Mexican Mountain Road, Looking out over the Swell
  I know of no better way to officially shake off the snow drifts of winter than to head to the desert.  In previous years that has always involved a Moab tower, or two, and some fine Indian Creek Crack Climbing.  This year, thanks to Court, we scraped the skin off our knuckles and elbows in the little known Splitter Crack Paradise known as the Buckhorn Wash of the San Rafael Swell.
The quick approach



Fellow desert rats, Pete, Court, and Dan came along to pay homage to the warm sandstone.  We tossed our 3 double racks of BD Camolots into the Elantra in SLC at 10 am and arrived at the Dyllan wall before 1 pm.  No hoards of gente lined up at the cracks and great camping abounded.  No other climbers anywhere.  25 minute approach up to the wall and Dan lifted off on a great corner climb, Blowin’ In the Wind 5.10b.  We all TRrd it as we slowly remembered how to jam and smear again.  Court of course sans tape on the hands. I liberally taped over all of my gym gobies.  We all admired the super thin splitter, Idiot in the Wind, but decided we’ll save it for Spence. Next court fired the first pitch of Isis which is sandbagged at 5.9.  We had all heard the the Swell would feel almost a full grade harder than the creek and we all agreed.  As the sun lowered I lead the huge 5.10 Bob Can’t climb.  By far the most varied and full body work-out of any Trad lead I have done.  Super thin hands off the deck with crimps for feet, to a ledge.  Then wide had with flaring crack at the feet were I slipped off once. Then perfect goldilocks #2 hands for 20 feet to a awkward wide hands for quite a ways.  It finishes with Thin .4 fingers in a body flare that ate me alive.  So so fun.  I placed 19 cams and it took two ropes to get down. What a great climb.  Everybody TRrd as the sun went down then we scampered back to camp.  Then I cooked my New York Steak on the end of a stick over our cozy fire.  Dan kept the conversation going tell pretty late as we discussed modernism, post-modernism, and the apparent lack of a place in the world (yet wonderful serenity)  for single jobless dirtbaggers….( like Court)
The adjacent route with sweet thin finger crack






Pete Marilyn Monroe'n it on Blowin' In the Wind

Luckily it was a little overcast in the morning so we could sleep in longer then we drove down and hi the Private pizza wall.  Climbed 4 more routes there.  The super fun Private Pizza 5.10 and Cheek full of Redman 5.10. Court led the scary moving pillar start to Teeter Tooter 5.10X. Though, it appeared much tamer than in the past, due to Court shoving a rock under the 4 Ton pillar to keep it from toppling.  After the thin fingers you stand on the tower and do thin hands that gets steeper and steeper.
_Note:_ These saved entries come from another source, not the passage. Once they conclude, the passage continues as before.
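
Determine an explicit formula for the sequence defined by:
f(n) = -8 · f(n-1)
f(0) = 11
Pure geometric recurrence with ratio -8.
By induction f(n) = f(0) · (-8)^n = 11 \left(-8\right)^{n}.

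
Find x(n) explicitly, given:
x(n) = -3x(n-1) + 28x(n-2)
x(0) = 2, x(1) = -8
Characteristic equation: x² + 3x - 28 = 0, which factors as (x - (4))(x - (-7)) = 0.
Roots r₁ = 4, r₂ = -7 (distinct).
General solution: x(n) = A·(4)^n + B·(-7)^n.
From x(0) = 2: A + B = 2.
From x(1) = -8: 4A - 7B = -8.
Solving: A = \frac{6}{11}, B = \frac{16}{11}.
So x(n) = \frac{16 \left(-7\right)^{n}}{11} + \frac{6 \cdot 4^{n}}{11}.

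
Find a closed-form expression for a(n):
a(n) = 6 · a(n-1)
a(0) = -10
Pure geometric recurrence with ratio 6.
By induction a(n) = a(0) · (6)^n = - 10 \cdot 6^{n}.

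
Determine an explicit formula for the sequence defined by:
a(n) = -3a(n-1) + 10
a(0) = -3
First-order linear non-homogeneous.
Homogeneous solution: a_h(n) = A·(-3)^n.
Try constant particular solution a_p = K: K = -3K + 10 ⇒ K = \frac{5}{2}.
General: a(n) = A·(-3)^n + \frac{5}{2}.
Apply a(0) = -3: A + \frac{5}{2} = -3 ⇒ A = - \frac{11}{2}.
So a(n) = \frac{5}{2} - \frac{11 \left(-3\right)^{n}}{2}.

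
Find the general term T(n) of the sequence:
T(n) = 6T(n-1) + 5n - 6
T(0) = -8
First-order linear with linear forcing.
Homogeneous solution: T_h(n) = A·(6)^n.
Try particular T_p(n) = pn + q. Substituting:
  pn + q = 6(p(n-1) + q) + 5n - 6.
Matching the n-coefficient: p = 6p + 5 ⇒ p = -1.
Matching constants: q = -6p + 6q - 6 ⇒ q = 0.
General: T(n) = A·(6)^n - n + 0.
Apply T(0) = -8: A + 0 = -8 ⇒ A = -8.
So T(n) = - 8 \cdot 6^{n} - n.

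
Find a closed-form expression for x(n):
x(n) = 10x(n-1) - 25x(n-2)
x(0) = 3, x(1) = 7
Characteristic equation: x² - 10x + 25 = 0, which is (x - (5))².
Repeated root r = 5.
General solution: x(n) = (A + Bn)·(5)^n.
From x(0) = 3: A = 3.
From x(1) = 7: (A + B)·(5) = 7 ⇒ B = - \frac{8}{5}.
So x(n) = \left(3 - \frac{8 n}{5}\right) \cdot (5)^n.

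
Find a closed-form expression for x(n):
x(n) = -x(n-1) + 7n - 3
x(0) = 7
First-order linear with linear forcing.
Homogeneous solution: x_h(n) = A·(-1)^n.
Try particular x_p(n) = pn + q. Substituting:
  pn + q = -(p(n-1) + q) + 7n - 3.
Matching the n-coefficient: p = -p + 7 ⇒ p = \frac{7}{2}.
Matching constants: q = p - q - 3 ⇒ q = \frac{1}{4}.
General: x(n) = A·(-1)^n + \frac{7 n}{2} + \frac{1}{4}.
Apply x(0) = 7: A + \frac{1}{4} = 7 ⇒ A = \frac{27}{4}.
So x(n) = \frac{27 \left(-1\right)^{n}}{4} + \frac{7 n}{2} + \frac{1}{4}.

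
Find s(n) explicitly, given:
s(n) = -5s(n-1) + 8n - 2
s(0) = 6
First-order linear with linear forcing.
Homogeneous solution: s_h(n) = A·(-5)^n.
Try particular s_p(n) = pn + q. Substituting:
  pn + q = -5(p(n-1) + q) + 8n - 2.
Matching the n-coefficient: p = -5p + 8 ⇒ p = \frac{4}{3}.
Matching constants: q = 5p - 5q - 2 ⇒ q = \frac{7}{9}.
General: s(n) = A·(-5)^n + \frac{4 n}{3} + \frac{7}{9}.
Apply s(0) = 6: A + \frac{7}{9} = 6 ⇒ A = \frac{47}{9}.
So s(n) = \frac{47 \left(-5\right)^{n}}{9} + \frac{4 n}{3} + \frac{7}{9}.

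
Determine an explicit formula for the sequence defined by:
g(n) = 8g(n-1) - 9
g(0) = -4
First-order linear non-homogeneous.
Homogeneous solution: g_h(n) = A·(8)^n.
Try constant particular solution g_p = K: K = 8K - 9 ⇒ K = \frac{9}{7}.
General: g(n) = A·(8)^n + \frac{9}{7}.
Apply g(0) = -4: A + \frac{9}{7} = -4 ⇒ A = - \frac{37}{7}.
So g(n) = \frac{9}{7} - \frac{37 \cdot 8^{n}}{7}.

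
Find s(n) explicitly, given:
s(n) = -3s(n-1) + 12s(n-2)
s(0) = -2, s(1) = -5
Characteristic equation: x² + 3x - 12 = 0.
Discriminant Δ = (-3)² + 4·(12) = 57.
Roots r₁,₂ = (-3 ± √57)/2, so r₁ = - \frac{3}{2} + \frac{\sqrt{57}}{2}, r₂ = - \frac{\sqrt{57}}{2} - \frac{3}{2}.
General solution: s(n) = A·r₁^n + B·r₂^n.
From the initial conditions, A + B = -2 and r₁A + r₂B = -5.
Since r₁ - r₂ = √57: A = (-5 - (-2)r₂)/√57 = - \frac{8 \sqrt{57}}{57} - 1, and B = -2 - A = -1 + \frac{8 \sqrt{57}}{57}.
So s(n) = \left(- \frac{8 \sqrt{57}}{57} - 1\right)\left(- \frac{3}{2} + \frac{\sqrt{57}}{2}\right)^n + \left(-1 + \frac{8 \sqrt{57}}{57}\right)\left(- \frac{\sqrt{57}}{2} - \frac{3}{2}\right)^n.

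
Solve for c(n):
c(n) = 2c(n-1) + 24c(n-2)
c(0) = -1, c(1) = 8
Characteristic equation: x² - 2x - 24 = 0, which factors as (x - (-4))(x - (6)) = 0.
Roots r₁ = -4, r₂ = 6 (distinct).
General solution: c(n) = A·(-4)^n + B·(6)^n.
From c(0) = -1: A + B = -1.
From c(1) = 8: -4A + 6B = 8.
Solving: A = - \frac{7}{5}, B = \frac{2}{5}.
So c(n) = - \frac{7 \left(-4\right)^{n}}{5} + \frac{2 \cdot 6^{n}}{5}.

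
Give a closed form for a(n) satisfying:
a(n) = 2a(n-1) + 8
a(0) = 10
First-order linear non-homogeneous.
Homogeneous solution: a_h(n) = A·(2)^n.
Try constant particular solution a_p = K: K = 2K + 8 ⇒ K = -8.
General: a(n) = A·(2)^n - 8.
Apply a(0) = 10: A - 8 = 10 ⇒ A = 18.
So a(n) = 18 \cdot 2^{n} - 8.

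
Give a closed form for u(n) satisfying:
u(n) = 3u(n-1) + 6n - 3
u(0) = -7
First-order linear with linear forcing.
Homogeneous solution: u_h(n) = A·(3)^n.
Try particular u_p(n) = pn + q. Substituting:
  pn + q = 3(p(n-1) + q) + 6n - 3.
Matching the n-coefficient: p = 3p + 6 ⇒ p = -3.
Matching constants: q = -3p + 3q - 3 ⇒ q = -3.
General: u(n) = A·(3)^n - 3 n - 3.
Apply u(0) = -7: A - 3 = -7 ⇒ A = -4.
So u(n) = - 4 \cdot 3^{n} - 3 n - 3.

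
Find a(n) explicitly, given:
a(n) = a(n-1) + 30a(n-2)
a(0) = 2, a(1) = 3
Characteristic equation: x² - x - 30 = 0, which factors as (x - (-5))(x - (6)) = 0.
Roots r₁ = -5, r₂ = 6 (distinct).
General solution: a(n) = A·(-5)^n + B·(6)^n.
From a(0) = 2: A + B = 2.
From a(1) = 3: -5A + 6B = 3.
Solving: A = \frac{9}{11}, B = \frac{13}{11}.
So a(n) = \frac{9 \left(-5\right)^{n}}{11} + \frac{13 \cdot 6^{n}}{11}.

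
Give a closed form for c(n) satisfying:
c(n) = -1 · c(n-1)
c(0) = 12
Pure geometric recurrence with ratio -1.
By induction c(n) = c(0) · (-1)^n = 12 \left(-1\right)^{n}.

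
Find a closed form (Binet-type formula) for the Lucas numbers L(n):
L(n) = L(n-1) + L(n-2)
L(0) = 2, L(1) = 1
This is the Lucas sequence.
Characteristic equation: x² - x - 1 = 0; roots r₁ = \frac{1}{2} + \frac{\sqrt{5}}{2}, r₂ = \frac{1}{2} - \frac{\sqrt{5}}{2}.
General: L(n) = A·r₁^n + B·r₂^n. Solving with L(0)=2, L(1)=1 gives A = 1, B = 1.
So L(n) = 2^{- n} \left(\left(1 - \sqrt{5}\right)^{n} + \left(1 + \sqrt{5}\right)^{n}\right).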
On Top Rope I realized that liebacking was 10 times easier and did 3 laps on it.  A couple of other parties showed up later in the day and an elderly couple watched us in awe from there shady lawn chairs in front of their 5th Wheeler.  Other than that pretty much to ourselves.  On the way out we stopped at one more route that Court eyed on the way in. Another great corner with a fun pod in the middle that fit a #5 perfect.   Left at 3pm and got back to SLC just before 5 pm so Pete could “see about a girl” or go to the Temple or some “lame” excuse.